Techniques utilisées

Parmi les moyens utilisés par les cybercriminels, l’incontournable mail de « phishing » se prévaut d’une fausse identité pour inciter le destinataire à cliquer et télécharger le code malveillant.

Mais les pirates utilisent aussi les réseaux sociaux: détournant l’avatar d’un proche de la cible, ils envoient un faux message sur un réseau social, incitant l’internaute à faire le clic fatal. « Nous avons un client entreprise qui a interdit à ses collaborateurs d’utiliser les services comme WhatsApp ou Snapchat sur leurs smartphones », indique Bastien Bobe, de Lookout, un spécialiste américain de la sécurité des mobiles. D’autres attaquants se sont introduits dans des régies publicitaires pour faire passer de fausses pubs, souligne Loïc Guezo. Les cybercriminels cherchent aussi à introduire des applications « vérolées » qui, sous couvert d’un jeu par exemple, introduisent du code malveillant dans le smartphone.

Attention aux applications

Le danger vient en particulier des applications téléchargeables sur des magasins d’applications Android moins scrupuleux que le Google Play Store (où les applications sont globalement sûres).

Le lancement de la version Android du jeu vidéo à succès Fortnite a été ainsi l’occasion pour les pirates d’infecter de nombreux smartphones, explique Gauthier Vathaire, de la société de cybersécurité Bitdefender. Epic Games, l’éditeur de Fortnite, n’a pas voulu mettre le jeu à disposition dans la boutique en ligne de Google, préférant son propre site. Du coup, des indélicats ont créé de faux sites Fortnite et de fausses applications pour attirer les internautes. « Il y a beaucoup d’applications vérolées, avec la vraie application Fortnite à laquelle les pirates ont rajouté du code malveillant », indique Gauthier Vathaire. « Epic Game a réagi et essayé de lutter », « mais c’est très difficile de faire bloquer ces sites ». 
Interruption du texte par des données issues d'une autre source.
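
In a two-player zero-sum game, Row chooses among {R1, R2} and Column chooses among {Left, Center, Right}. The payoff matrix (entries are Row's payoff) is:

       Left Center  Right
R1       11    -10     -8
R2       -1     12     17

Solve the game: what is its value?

Row minima: R1 → -10, R2 → -1; maximin = -1.
Column maxima: Left → 11, Center → 12, Right → 17; minimax = 11.
-1 ≠ 11, so there is no saddle point; optimal play is mixed.
Right is strictly dominated by Center (it gives Row strictly more in every row), so Column never plays it.
On the remaining 2×2 (R1, R2 vs Left, Center):
Let Row play R1 with probability p. Expected payoff against Left: 11p + (-1)(1−p) = 12p − 1; against Center: (-10)p + 12(1−p) = −22p + 12.
Setting these equal: 12p − 1 = −22p + 12 ⇒ 34p = 13 ⇒ p = 13/34, and the value is (12)·(13/34) − 1 = 61/17.
For Column: with q = P(Left), equating R1's and R2's payoffs gives 21q − 10 = −13q + 12 ⇒ q = 11/17.

61/17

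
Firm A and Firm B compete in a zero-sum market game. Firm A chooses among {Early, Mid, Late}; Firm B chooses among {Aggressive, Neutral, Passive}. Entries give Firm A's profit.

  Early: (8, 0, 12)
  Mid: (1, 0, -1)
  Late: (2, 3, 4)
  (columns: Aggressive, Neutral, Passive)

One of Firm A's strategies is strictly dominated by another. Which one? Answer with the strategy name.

Late gives a strictly higher payoff than Mid against every column: 2 > 1, 3 > 0, 4 > -1.
So Mid is strictly dominated and Firm A never plays it.

Mid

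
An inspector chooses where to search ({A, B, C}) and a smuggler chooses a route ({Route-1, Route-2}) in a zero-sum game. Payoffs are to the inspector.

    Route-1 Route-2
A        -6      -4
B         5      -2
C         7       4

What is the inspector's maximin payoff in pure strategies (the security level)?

Row minima: A → -6, B → -2, C → 4.
The best of these is 4.

4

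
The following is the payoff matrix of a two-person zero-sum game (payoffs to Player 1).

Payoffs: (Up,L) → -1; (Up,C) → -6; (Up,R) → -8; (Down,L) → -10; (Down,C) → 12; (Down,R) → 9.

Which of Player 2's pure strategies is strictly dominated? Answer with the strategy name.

C

R holds Player 1's payoff strictly below C in every row: -8 < -6, 9 < 12.
So C is strictly dominated for Player 2.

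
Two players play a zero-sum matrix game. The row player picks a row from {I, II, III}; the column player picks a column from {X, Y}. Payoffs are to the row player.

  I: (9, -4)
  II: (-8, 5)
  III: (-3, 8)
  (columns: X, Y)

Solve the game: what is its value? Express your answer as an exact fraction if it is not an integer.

5/2

Row minima: I → -4, II → -8, III → -3; maximin = -3.
Column maxima: X → 9, Y → 8; minimax = 8.
-3 ≠ 8, so there is no saddle point; optimal play is mixed.
II is strictly dominated by III, so the row player never plays it.
On the remaining 2×2 (I, III vs X, Y):
Let the row player play I with probability p. Expected payoff against X: 9p + (-3)(1−p) = 12p − 3; against Y: (-4)p + 8(1−p) = −12p + 8.
Setting these equal: 12p − 3 = −12p + 8 ⇒ 24p = 11 ⇒ p = 11/24, and the value is (12)·(11/24) − 3 = 5/2.
For the column player: with q = P(X), equating I's and III's payoffs gives 13q − 4 = −11q + 8 ⇒ q = 1/2.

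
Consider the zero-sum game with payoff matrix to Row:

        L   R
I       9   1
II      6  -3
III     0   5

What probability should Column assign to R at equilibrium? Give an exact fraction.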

Les possesseurs d’iPhone peuvent se sentir plus en sécurité, car ils ne peuvent télécharger en principe que des applications disponibles sur l’Apple Store officiel. Mais il est possible que des pirates réussissent à « jailbreaker » (débloquer) un iPhone à l’insu de son utilisateur, l’ouvrant à toutes sortes d’applications clandestines, avertissent les experts.

Vers une situation de pire en pire

Pour certains, les problèmes de sécurité qui se posent aujourd’hui sur les quelques 2,5 milliards de smartphones en circulation dans le monde ne font que préfigurer, à petite échelle, les problèmes de sécurité qui se poseront avec la prolifération des objets connectés. « Dans un contexte où tous les objets sont connectés ensemble, on ne peut avoir de périmètre de sécurité bien défini », explique Bernard Ourghanlian, directeur technique et sécurité de Microsoft France.

Dans une entreprise, « le système informatique ne pourra plus faire confiance à rien et devra tout vérifier: la qualité de l’utilisateur, le contexte dans lequel les informations sont demandées, l’outil qu’il utilise… » « Si je suis connecté via un PC de l’entreprise, via le réseau de l’entreprise, j’aurai accès à des informations qui me seront peut-être refusées si j’essaie de me connecter avec mon téléphone », explique-t-il.